El conjunto de los resultados (mortalidad, complicaciones) de la presente experiencia es muy comparable a series extensas (el 1,8% de mortalidad, el 22% de complicaciones)6, estudios multicéntricos (el 0,5% de mortalidad, el 21% de complicaciones) y a un registro norteamericano de 11.000 intervenciones colorrectales laparoscópicas22, que se compara con 22.000 colectomías por laparotomía: el 26% de complicaciones. No hay bibliografía basada en las pruebas científicas de si el abordaje laparoscópico es también una ventaja a largo plazo en complicaciones tardías, como las eventraciones, dolor crónico, función del colon o adherencias y cuadros intestinales oclusivos23. Sin embargo, hay múltiples estudios comparativos recientes que muestran una menor incidencia de eventraciones24 y de adherencias25 cuando el abordaje es laparoscópico.
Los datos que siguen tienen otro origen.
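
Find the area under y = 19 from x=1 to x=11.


The area under a constant function y = 19 is a rectangle.
Width = 11 - 1 = 10
Height = 19
Area = width * height
= 10 * 19
= 190

190


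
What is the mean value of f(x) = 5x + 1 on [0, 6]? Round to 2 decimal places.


Average value = 1/(b-a) * integral from a to b of f(x) dx
First compute the integral of 5x + 1:
F(x) = (5/2)x^2 + x
F(6) = 5/2 * 36 + 1 * 6 = 96
F(0) = 5/2 * 0 + 1 * 0 = 0
Integral = 96 - 0 = 96
Average = 96 / (6 - 0) = 96 / 6
= 16 = 16.00

16.00


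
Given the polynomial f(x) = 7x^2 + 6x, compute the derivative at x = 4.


Differentiate term by term using power and sum rules:
f(x) = 7x^2 + 6x
f'(x) = 14x + 6
Substitute x = 4:
f'(4) = 14 * 4 + 6
= 56 + 6
= 62

62


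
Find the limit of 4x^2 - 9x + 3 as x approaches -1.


Since polynomials are continuous, we use direct substitution.
lim(x->-1) of 4x^2 - 9x + 3
= 4 * (-1)^2 - 9 * (-1) + 3
= 4 + 9 + 3
= 16

16


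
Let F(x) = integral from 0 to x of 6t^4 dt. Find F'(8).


By the Fundamental Theorem of Calculus (Part 1):
If F(x) = integral from 0 to x of f(t) dt, then F'(x) = f(x)
Here f(t) = 6t^4
So F'(x) = 6x^4
Evaluate at x = 8:
F'(8) = 6 * 8^4
= 6 * 4096
= 24576

24576


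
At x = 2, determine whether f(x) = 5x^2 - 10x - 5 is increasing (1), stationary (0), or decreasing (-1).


Compute f'(x) to determine behavior:
f'(x) = 10x - 10
f'(2) = 10 * 2 - 10
= 20 - 10
= 10
Since f'(2) > 0, the function is increasing (1)

1


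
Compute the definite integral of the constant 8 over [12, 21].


The integral of a constant k over [a, b] equals k * (b - a).
integral from 12 to 21 of 8 dx
= 8 * (21 - 12)
= 8 * 9
= 72

72


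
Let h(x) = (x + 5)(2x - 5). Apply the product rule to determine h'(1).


Let u(x) = x + 5 and v(x) = 2x - 5
u'(x) = 1
v'(x) = 2
Product rule: h'(x) = u'(x)*v(x) + u(x)*v'(x)
= 1 * (2x - 5) + (x + 5) * 2
At x = 1:
u(1) = 1 * 1 + 5 = 6
v(1) = 2 * 1 - 5 = -3
h'(1) = 1 * (-3) + 6 * 2
= -3 + 12
= 9

9


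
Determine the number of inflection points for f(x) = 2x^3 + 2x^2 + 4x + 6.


Inflection points occur where f''(x) = 0 and concavity changes.
f(x) = 2x^3 + 2x^2 + 4x + 6
f'(x) = 6x^2 + 4x + 4
f''(x) = 12x + 4
Set f''(x) = 0:
12x + 4 = 0
x = -4 / 12 = -1/3
Since f''(x) is linear (degree 1), it changes sign at this point.
Therefore there is exactly 1 inflection point.

1


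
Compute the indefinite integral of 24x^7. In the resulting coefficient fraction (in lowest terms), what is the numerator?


Apply the power rule for integration:
integral of ax^n dx = a/(n+1) * x^(n+1) + C
integral of 24x^7 dx
= 24/8 * x^8 + C
= 3 * x^8 + C
The coefficient in lowest terms is 3 = 3/1, so its numerator is 3

3


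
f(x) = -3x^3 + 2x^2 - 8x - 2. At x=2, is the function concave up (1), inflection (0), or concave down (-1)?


Concavity is determined by the sign of f''(x).
f(x) = -3x^3 + 2x^2 - 8x - 2
f'(x) = -9x^2 + 4x - 8
f''(x) = -18x + 4
f''(2) = -18 * 2 + 4
= -36 + 4
= -32
Since f''(2) < 0, the function is concave down (-1)

-1


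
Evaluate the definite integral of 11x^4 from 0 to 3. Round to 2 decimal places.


Find the antiderivative of 11x^4:
F(x) = 11/5 * x^5
Apply the Fundamental Theorem of Calculus:
F(3) - F(0)
= 11/5 * 3^5 - 11/5 * 0^5
= 11/5 * (243 - 0)
= 11/5 * 243
= 2673/5 = 534.60

534.60


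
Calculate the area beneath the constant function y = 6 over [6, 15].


The area under a constant function y = 6 is a rectangle.
Width = 15 - 6 = 9
Height = 6
Area = width * height
= 9 * 6
= 54

54


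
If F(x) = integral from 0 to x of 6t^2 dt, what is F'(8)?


By the Fundamental Theorem of Calculus (Part 1):
If F(x) = integral from 0 to x of f(t) dt, then F'(x) = f(x)
Here f(t) = 6t^2
So F'(x) = 6x^2
Evaluate at x = 8:
F'(8) = 6 * 8^2
= 6 * 64
= 384

384


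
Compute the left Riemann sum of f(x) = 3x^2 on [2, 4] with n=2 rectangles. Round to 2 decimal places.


Left Riemann sum uses left endpoints of each subinterval.
Interval: [2, 4], n = 2
dx = (4 - 2) / 2 = 1
Left endpoints: [2, 3]
f values: [12, 27]
Sum = dx * (sum of f values)
= 1 * 39
= 39 = 39.00

39.00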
El seguimiento de los pacientes de la presente serie ha sido exhaustivo, y los resultados en secuelas a largo plazo y complicaciones tardías se recogen en la tabla 3.
Con el presente estudio se puede confirmar que el adiestramiento en intervenciones laparoscópicas colorrectales progresivamente más complejas mejora los resultados en los pacientes operados, a pesar de no haberse sistematizado pero sí estar influido por las estancias de formación. Esos resultados son reproducibles tanto en centros acreditados y con mucha experiencia4,6, como en cualquier medio22,26. Dado que los autores de este artículo han tenido aproximadamente un 50% de las conversiones debidas a dificultades de exposición y a no localizar el pólipo o tumor, piensan que el avance para solventar laparoscópicamente estos casos puede facilitarse con la cirugía asistida con la mano y con un mayor empleo de la colonoscopia intraoperatoria. Estas medidas podrían evitar el alargamiento de la estancia hospitalaria (cifrado en 3 días por caso) debido a la conversión a laparotomía.
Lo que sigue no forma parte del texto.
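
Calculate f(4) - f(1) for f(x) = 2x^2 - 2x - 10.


Net change = f(b) - f(a)
f(x) = 2x^2 - 2x - 10
Compute f(4):
f(4) = 2 * 4^2 - 2 * 4 - 10
= 32 - 8 - 10
= 14
Compute f(1):
f(1) = 2 * 1^2 - 2 * 1 - 10
= 2 - 2 - 10
= -10
Net change = 14 - (-10) = 24

24


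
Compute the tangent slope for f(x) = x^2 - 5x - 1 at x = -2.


The slope of the tangent line equals f'(x) at the point.
f(x) = x^2 - 5x - 1
f'(x) = 2x - 5
At x = -2:
f'(-2) = 2 * (-2) - 5
= -4 - 5
= -9

-9


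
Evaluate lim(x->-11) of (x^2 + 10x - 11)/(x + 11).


Direct substitution gives 0/0, so we factor the numerator.
Factor: (x^2 + 10x - 11) = (x + 11)(x - 1)
Cancel the common factor (x + 11):
(x^2 + 10x - 11)/(x + 11) = (x - 1)
Now substitute x = -11:
= (-11) - (1) = -12

-12


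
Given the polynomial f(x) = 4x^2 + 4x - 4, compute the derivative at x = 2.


Differentiate term by term using power and sum rules:
f(x) = 4x^2 + 4x - 4
f'(x) = 8x + 4
Substitute x = 2:
f'(2) = 8 * 2 + 4
= 16 + 4
= 20

20


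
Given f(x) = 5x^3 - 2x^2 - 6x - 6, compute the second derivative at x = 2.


First derivative:
f'(x) = 15x^2 - 4x - 6
Second derivative:
f''(x) = 30x - 4
Substitute x = 2:
f''(2) = 30 * 2 - 4
= 60 - 4
= 56

56


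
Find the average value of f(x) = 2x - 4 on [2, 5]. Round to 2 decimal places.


Average value = 1/(b-a) * integral from a to b of f(x) dx
First compute the integral of 2x - 4:
F(x) = x^2 - 4x
F(5) = 1 * 25 - 4 * 5 = 5
F(2) = 1 * 4 - 4 * 2 = -4
Integral = 5 - (-4) = 9
Average = 9 / (5 - 2) = 9 / 3
= 3 = 3.00

3.00


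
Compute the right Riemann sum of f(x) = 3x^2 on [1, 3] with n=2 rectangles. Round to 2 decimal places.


Right Riemann sum uses right endpoints of each subinterval.
Interval: [1, 3], n = 2
dx = (3 - 1) / 2 = 1
Right endpoints: [2, 3]
f values: [12, 27]
Sum = dx * (sum of f values)
= 1 * 39
= 39 = 39.00

39.00


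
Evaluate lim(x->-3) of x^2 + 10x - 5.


Since polynomials are continuous, we use direct substitution.
lim(x->-3) of x^2 + 10x - 5
= 1 * (-3)^2 + 10 * (-3) - 5
= 9 - 30 - 5
= -26

-26


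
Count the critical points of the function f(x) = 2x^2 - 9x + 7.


Find where f'(x) = 0:
f'(x) = 4x - 9
Set f'(x) = 0:
4x - 9 = 0
x = 9 / 4 = 9/4
This is a linear equation in x, so there is exactly one solution.
Number of critical points: 1

1


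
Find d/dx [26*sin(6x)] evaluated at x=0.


Apply the chain rule to differentiate 26*sin(6x):
d/dx [26*sin(6x)]
= 26 * cos(6x) * d/dx(6x)
= 26 * 6 * cos(6x)
= 156 * cos(6x)
Evaluate at x = 0:
= 156 * cos(0)
= 156 * 1
= 156

156


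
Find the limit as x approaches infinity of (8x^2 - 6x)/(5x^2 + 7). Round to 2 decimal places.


For limits at infinity with equal-degree polynomials,
we compare leading coefficients.
Numerator leading term: 8x^2
Denominator leading term: 5x^2
Divide both by x^2:
lim = (8 - 6/x) / (5 + 7/x^2)
As x -> infinity, the 1/x and 1/x^2 terms vanish:
= 8/5 = 1.60

1.60


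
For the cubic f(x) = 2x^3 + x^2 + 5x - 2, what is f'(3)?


Differentiate f(x) = 2x^3 + x^2 + 5x - 2 term by term:
f'(x) = 6x^2 + 2x + 5
Substitute x = 3:
f'(3) = 6 * 3^2 + 2 * 3 + 5
= 54 + 6 + 5
= 65

65


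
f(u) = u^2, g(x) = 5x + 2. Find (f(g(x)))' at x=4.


Using the chain rule: (f(g(x)))' = f'(g(x)) * g'(x)
First, find g(4):
g(4) = 5 * 4 + 2 = 22
Next, f'(u) = 2u
And g'(x) = 5
So f'(g(4)) * g'(4)
= 2 * 22 * 5
= 220

220


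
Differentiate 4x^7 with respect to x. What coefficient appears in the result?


We apply the power rule: d/dx [ax^n] = a*n * x^(n-1)
d/dx [4x^7]
= 4 * 7 * x^(7-1)
= 28x^6
The coefficient is 28

28


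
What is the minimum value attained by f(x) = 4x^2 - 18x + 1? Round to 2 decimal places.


For a quadratic f(x) = ax^2 + bx + c with a > 0, the minimum is at the vertex.
Vertex x-coordinate: x = -b/(2a)
x = -(-18) / (2 * 4)
x = 18/8 = 9/4
Substitute back to find the minimum value:
f(9/4) = 4 * (9/4)^2 - 18 * (9/4) + 1
= 81/4 - 81/2 + 1
= -77/4 = -19.25

-19.25


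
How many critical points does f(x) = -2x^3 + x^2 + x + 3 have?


Find where f'(x) = 0:
f(x) = -2x^3 + x^2 + x + 3
f'(x) = -6x^2 + 2x + 1
This is a quadratic in x. Use the discriminant to count real roots.
Discriminant = (2)^2 - 4 * (-6) * 1
= 4 - (-24)
= 28
Since discriminant > 0, f'(x) = 0 has 2 real solutions.
Number of critical points: 2

2


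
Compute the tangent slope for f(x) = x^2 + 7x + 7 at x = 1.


The slope of the tangent line equals f'(x) at the point.
f(x) = x^2 + 7x + 7
f'(x) = 2x + 7
At x = 1:
f'(1) = 2 * 1 + 7
= 2 + 7
= 9

9


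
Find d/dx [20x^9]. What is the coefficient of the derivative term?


We apply the power rule: d/dx [ax^n] = a*n * x^(n-1)
d/dx [20x^9]
= 20 * 9 * x^(9-1)
= 180x^8
The coefficient is 180

180


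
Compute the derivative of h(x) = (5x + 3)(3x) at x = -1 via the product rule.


Let u(x) = 5x + 3 and v(x) = 3x
u'(x) = 5
v'(x) = 3
Product rule: h'(x) = u'(x)*v(x) + u(x)*v'(x)
= 5 * (3x) + (5x + 3) * 3
At x = -1:
u(-1) = 5 * (-1) + 3 = -2
v(-1) = 3 * (-1) + 0 = -3
h'(-1) = 5 * (-3) + (-2) * 3
= -15 - 6
= -21

-21


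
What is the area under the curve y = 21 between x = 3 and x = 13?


The area under a constant function y = 21 is a rectangle.
Width = 13 - 3 = 10
Height = 21
Area = width * height
= 10 * 21
= 210

210


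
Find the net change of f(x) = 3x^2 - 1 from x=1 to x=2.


Net change = f(b) - f(a)
f(x) = 3x^2 - 1
Compute f(2):
f(2) = 3 * 2^2 + 0 * 2 - 1
= 12 + 0 - 1
= 11
Compute f(1):
f(1) = 3 * 1^2 + 0 * 1 - 1
= 3 + 0 - 1
= 2
Net change = 11 - 2 = 9

9


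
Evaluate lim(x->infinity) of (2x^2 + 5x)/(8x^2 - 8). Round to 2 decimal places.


For limits at infinity with equal-degree polynomials,
we compare leading coefficients.
Numerator leading term: 2x^2
Denominator leading term: 8x^2
Divide both by x^2:
lim = (2 + 5/x) / (8 - 8/x^2)
As x -> infinity, the 1/x and 1/x^2 terms vanish:
= 2/8 = 1/4 = 0.25

0.25


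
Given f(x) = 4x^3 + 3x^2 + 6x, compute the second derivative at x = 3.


First derivative:
f'(x) = 12x^2 + 6x + 6
Second derivative:
f''(x) = 24x + 6
Substitute x = 3:
f''(3) = 24 * 3 + 6
= 72 + 6
= 78

78


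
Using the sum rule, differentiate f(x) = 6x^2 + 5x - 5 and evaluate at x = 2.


Differentiate term by term using power and sum rules:
f(x) = 6x^2 + 5x - 5
f'(x) = 12x + 5
Substitute x = 2:
f'(2) = 12 * 2 + 5
= 24 + 5
= 29

29


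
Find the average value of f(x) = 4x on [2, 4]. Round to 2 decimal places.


Average value = 1/(b-a) * integral from a to b of f(x) dx
First compute the integral of 4x:
F(x) = 2x^2
F(4) = 2 * 16 + 0 * 4 = 32
F(2) = 2 * 4 + 0 * 2 = 8
Integral = 32 - 8 = 24
Average = 24 / (4 - 2) = 24 / 2
= 12 = 12.00

12.00


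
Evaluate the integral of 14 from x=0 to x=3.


The integral of a constant k over [a, b] equals k * (b - a).
integral from 0 to 3 of 14 dx
= 14 * (3 - 0)
= 14 * 3
= 42

42


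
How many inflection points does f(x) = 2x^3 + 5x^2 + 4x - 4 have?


Inflection points occur where f''(x) = 0 and concavity changes.
f(x) = 2x^3 + 5x^2 + 4x - 4
f'(x) = 6x^2 + 10x + 4
f''(x) = 12x + 10
Set f''(x) = 0:
12x + 10 = 0
x = -10 / 12 = -5/6
Since f''(x) is linear (degree 1), it changes sign at this point.
Therefore there is exactly 1 inflection point.

1


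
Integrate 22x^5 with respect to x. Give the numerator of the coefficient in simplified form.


Apply the power rule for integration:
integral of ax^n dx = a/(n+1) * x^(n+1) + C
integral of 22x^5 dx
= 22/6 * x^6 + C
= 11/3 * x^6 + C
The coefficient in lowest terms is 11/3, and its numerator is 11

11


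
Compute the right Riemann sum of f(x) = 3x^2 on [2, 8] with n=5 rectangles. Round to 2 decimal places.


Right Riemann sum uses right endpoints of each subinterval.
Interval: [2, 8], n = 5
dx = (8 - 2) / 5 = 6/5
Right endpoints: [16/5, 22/5, 28/5, 34/5, 8]
f values: [768/25, 1452/25, 2352/25, 3468/25, 192]
Sum = dx * (sum of f values)
= 6/5 * 2568/5
= 15408/25 = 616.32

616.32


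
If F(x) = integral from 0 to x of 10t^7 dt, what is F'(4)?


By the Fundamental Theorem of Calculus (Part 1):
If F(x) = integral from 0 to x of f(t) dt, then F'(x) = f(x)
Here f(t) = 10t^7
So F'(x) = 10x^7
Evaluate at x = 4:
F'(4) = 10 * 4^7
= 10 * 16384
= 163840

163840


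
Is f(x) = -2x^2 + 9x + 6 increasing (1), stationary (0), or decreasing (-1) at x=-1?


Compute f'(x) to determine behavior:
f'(x) = -4x + 9
f'(-1) = -4 * (-1) + 9
= 4 + 9
= 13
Since f'(-1) > 0, the function is increasing (1)

1


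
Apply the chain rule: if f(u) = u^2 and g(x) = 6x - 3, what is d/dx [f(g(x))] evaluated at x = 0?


Using the chain rule: (f(g(x)))' = f'(g(x)) * g'(x)
First, find g(0):
g(0) = 6 * 0 - 3 = -3
Next, f'(u) = 2u
And g'(x) = 6
So f'(g(0)) * g'(0)
= 2 * (-3) * 6
= -36

-36


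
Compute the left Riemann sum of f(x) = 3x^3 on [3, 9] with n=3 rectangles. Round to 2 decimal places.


Left Riemann sum uses left endpoints of each subinterval.
Interval: [3, 9], n = 3
dx = (9 - 3) / 3 = 2
Left endpoints: [3, 5, 7]
f values: [81, 375, 1029]
Sum = dx * (sum of f values)
= 2 * 1485
= 2970 = 2970.00

2970.00


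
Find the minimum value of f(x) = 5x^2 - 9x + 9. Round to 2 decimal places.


For a quadratic f(x) = ax^2 + bx + c with a > 0, the minimum is at the vertex.
Vertex x-coordinate: x = -b/(2a)
x = -(-9) / (2 * 5)
x = 9/10
Substitute back to find the minimum value:
f(9/10) = 5 * (9/10)^2 - 9 * (9/10) + 9
= 81/20 - 81/10 + 9
= 99/20 = 4.95

4.95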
FinanciaciónPara este trabajo no se ha recibido ninguna ayuda directa, pero el primer autor (Enrique Balén) es investigador principal de un proyecto de investigación relacionado con el adiestramiento en laparoscopia del recto y financiado por el Dpto. de Salud del Gobierno de Navarra, 2003, para 2 años (expediente 39/2003): «Factibilidad de la resección anterior baja de recto laparoscópica: comparación de reconstrucción con dos tipos de reservorios».
Este trabajo se ha presentado como comunicación oral en la XIII Reunión Nacional de la Asociación Española de Coloproctología (Barcelona, 27–29 de mayo de 2009).